Experimental impingement heat transfer in a smooth channel with cross over jets and bleed holes

• Online Access: http://hdl.handle.net/2047/d20000061

Trailing edge cooling cavities in modern gas turbine airfoils play an important role in maintaining the trailing edge temperature at levels consistent with airfoil design life. These cavities often have a trapezoidal cross-sectional shape in order to be compatible with the external contour of the blade at the trailing edge. The cooling flow for these geometries generally enters the trailing edge cavity from the adjacent cavity through a row of race-track shaped slots with mounted holes on the partition wall between the two cavities. Cross-over jets, impinge on a smooth trailing-edge wall and exit through the second row of race-track shaped slots.

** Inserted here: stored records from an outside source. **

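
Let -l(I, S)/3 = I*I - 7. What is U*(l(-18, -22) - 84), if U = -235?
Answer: 243225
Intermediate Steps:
l(I, S) = 21 - 3*I² (l(I, S) = -3*(I*I - 7) = -3*(I² - 7) = -3*(-7 + I²) = 21 - 3*I²)
U*(l(-18, -22) - 84) = -235*((21 - 3*(-18)²) - 84) = -235*((21 - 3*324) - 84) = -235*((21 - 972) - 84) = -235*(-951 - 84) = -235*(-1035) = 243225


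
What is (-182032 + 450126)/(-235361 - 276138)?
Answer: -268094/511499 ≈ -0.52413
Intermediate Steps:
(-182032 + 450126)/(-235361 - 276138) = 268094/(-511499) = 268094*(-1/511499) = -268094/511499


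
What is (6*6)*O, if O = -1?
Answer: -36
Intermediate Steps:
(6*6)*O = (6*6)*(-1) = 36*(-1) = -36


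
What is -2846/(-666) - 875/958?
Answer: 1071859/319014 ≈ 3.3599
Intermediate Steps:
-2846/(-666) - 875/958 = -2846*(-1/666) - 875*1/958 = 1423/333 - 875/958 = 1071859/319014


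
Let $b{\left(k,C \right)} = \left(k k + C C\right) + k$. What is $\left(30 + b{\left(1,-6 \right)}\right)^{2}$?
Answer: $4624$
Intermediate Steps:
$b{\left(k,C \right)} = k + C^{2} + k^{2}$ ($b{\left(k,C \right)} = \left(k^{2} + C^{2}\right) + k = \left(C^{2} + k^{2}\right) + k = k + C^{2} + k^{2}$)
$\left(30 + b{\left(1,-6 \right)}\right)^{2} = \left(30 + \left(1 + \left(-6\right)^{2} + 1^{2}\right)\right)^{2} = \left(30 + \left(1 + 36 + 1\right)\right)^{2} = \left(30 + 38\right)^{2} = 68^{2} = 4624$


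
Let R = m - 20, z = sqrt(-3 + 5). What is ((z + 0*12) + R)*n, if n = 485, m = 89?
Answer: 33465 + 485*sqrt(2) ≈ 34151.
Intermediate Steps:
z = sqrt(2) ≈ 1.4142
R = 69 (R = 89 - 20 = 69)
((z + 0*12) + R)*n = ((sqrt(2) + 0*12) + 69)*485 = ((sqrt(2) + 0) + 69)*485 = (sqrt(2) + 69)*485 = (69 + sqrt(2))*485 = 33465 + 485*sqrt(2)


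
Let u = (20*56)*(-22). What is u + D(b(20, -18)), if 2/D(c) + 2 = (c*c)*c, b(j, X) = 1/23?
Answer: -599589454/24333 ≈ -24641.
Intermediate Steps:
b(j, X) = 1/23
u = -24640 (u = 1120*(-22) = -24640)
D(c) = 2/(-2 + c³) (D(c) = 2/(-2 + (c*c)*c) = 2/(-2 + c²*c) = 2/(-2 + c³))
u + D(b(20, -18)) = -24640 + 2/(-2 + (1/23)³) = -24640 + 2/(-2 + 1/12167) = -24640 + 2/(-24333/12167) = -24640 + 2*(-12167/24333) = -24640 - 24334/24333 = -599589454/24333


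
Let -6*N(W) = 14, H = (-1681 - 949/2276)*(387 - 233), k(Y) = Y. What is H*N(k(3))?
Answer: 687567265/1138 ≈ 6.0419e+5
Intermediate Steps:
H = -294671685/1138 (H = (-1681 - 949*1/2276)*154 = (-1681 - 949/2276)*154 = -3826905/2276*154 = -294671685/1138 ≈ -2.5894e+5)
N(W) = -7/3 (N(W) = -⅙*14 = -7/3)
H*N(k(3)) = -294671685/1138*(-7/3) = 687567265/1138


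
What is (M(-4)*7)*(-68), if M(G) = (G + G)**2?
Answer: -30464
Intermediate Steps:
M(G) = 4*G**2 (M(G) = (2*G)**2 = 4*G**2)
(M(-4)*7)*(-68) = ((4*(-4)**2)*7)*(-68) = ((4*16)*7)*(-68) = (64*7)*(-68) = 448*(-68) = -30464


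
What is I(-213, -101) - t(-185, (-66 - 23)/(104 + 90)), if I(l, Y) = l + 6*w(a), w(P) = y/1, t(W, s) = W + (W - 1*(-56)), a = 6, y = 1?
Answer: 107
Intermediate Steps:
t(W, s) = 56 + 2*W (t(W, s) = W + (W + 56) = W + (56 + W) = 56 + 2*W)
w(P) = 1 (w(P) = 1/1 = 1*1 = 1)
I(l, Y) = 6 + l (I(l, Y) = l + 6*1 = l + 6 = 6 + l)
I(-213, -101) - t(-185, (-66 - 23)/(104 + 90)) = (6 - 213) - (56 + 2*(-185)) = -207 - (56 - 370) = -207 - 1*(-314) = -207 + 314 = 107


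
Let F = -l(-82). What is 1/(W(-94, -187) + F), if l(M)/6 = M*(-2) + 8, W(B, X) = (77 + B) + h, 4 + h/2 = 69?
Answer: -1/919 ≈ -0.0010881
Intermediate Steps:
h = 130 (h = -8 + 2*69 = -8 + 138 = 130)
W(B, X) = 207 + B (W(B, X) = (77 + B) + 130 = 207 + B)
l(M) = 48 - 12*M (l(M) = 6*(M*(-2) + 8) = 6*(-2*M + 8) = 6*(8 - 2*M) = 48 - 12*M)
F = -1032 (F = -(48 - 12*(-82)) = -(48 + 984) = -1*1032 = -1032)
1/(W(-94, -187) + F) = 1/((207 - 94) - 1032) = 1/(113 - 1032) = 1/(-919) = -1/919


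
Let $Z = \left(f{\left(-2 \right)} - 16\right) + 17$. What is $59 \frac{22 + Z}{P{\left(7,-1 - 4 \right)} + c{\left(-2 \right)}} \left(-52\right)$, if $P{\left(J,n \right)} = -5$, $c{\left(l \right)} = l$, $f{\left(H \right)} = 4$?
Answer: $\frac{82836}{7} \approx 11834.0$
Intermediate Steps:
$Z = 5$ ($Z = \left(4 - 16\right) + 17 = -12 + 17 = 5$)
$59 \frac{22 + Z}{P{\left(7,-1 - 4 \right)} + c{\left(-2 \right)}} \left(-52\right) = 59 \frac{22 + 5}{-5 - 2} \left(-52\right) = 59 \frac{27}{-7} \left(-52\right) = 59 \cdot 27 \left(- \frac{1}{7}\right) \left(-52\right) = 59 \left(- \frac{27}{7}\right) \left(-52\right) = \left(- \frac{1593}{7}\right) \left(-52\right) = \frac{82836}{7}$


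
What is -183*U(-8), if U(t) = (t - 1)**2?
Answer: -14823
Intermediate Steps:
U(t) = (-1 + t)**2
-183*U(-8) = -183*(-1 - 8)**2 = -183*(-9)**2 = -183*81 = -14823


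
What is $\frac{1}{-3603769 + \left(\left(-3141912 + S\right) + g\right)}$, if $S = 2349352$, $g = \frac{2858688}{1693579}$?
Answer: $- \frac{1693579}{7445527612803} \approx -2.2746 \cdot 10^{-7}$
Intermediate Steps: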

Steady state liquid crystal technique is used in this experimental investigation to measure the impingement heat transfer coefficients on the smooth surface of the trapezoidal channel. The experimental setups were arranged for zero- and five-degree tilt angle for the cross-over jets with zero, two and four blocked consecutive slots along the trailing-edge. Tests were performed for two inlet and exit slot arrangements - staggered and inline. These setups were investigated over a range of Reynolds number. The results showed that the Nusselt numbers increase monotonically with increasing Reynolds numbers. Pressure ratio (Psupply/Ptrailing-edge) increased with increasing Reynolds numbers. The four-blocked consecutive holes along the trailing-edge induced higher pressure ratios than the cases where all exit holes were opened. Heat transfer coefficients decreased significantly near the blocked slots while the cross flow created by the blockage of the exit slots increased the heat transfer coefficients near the open slots.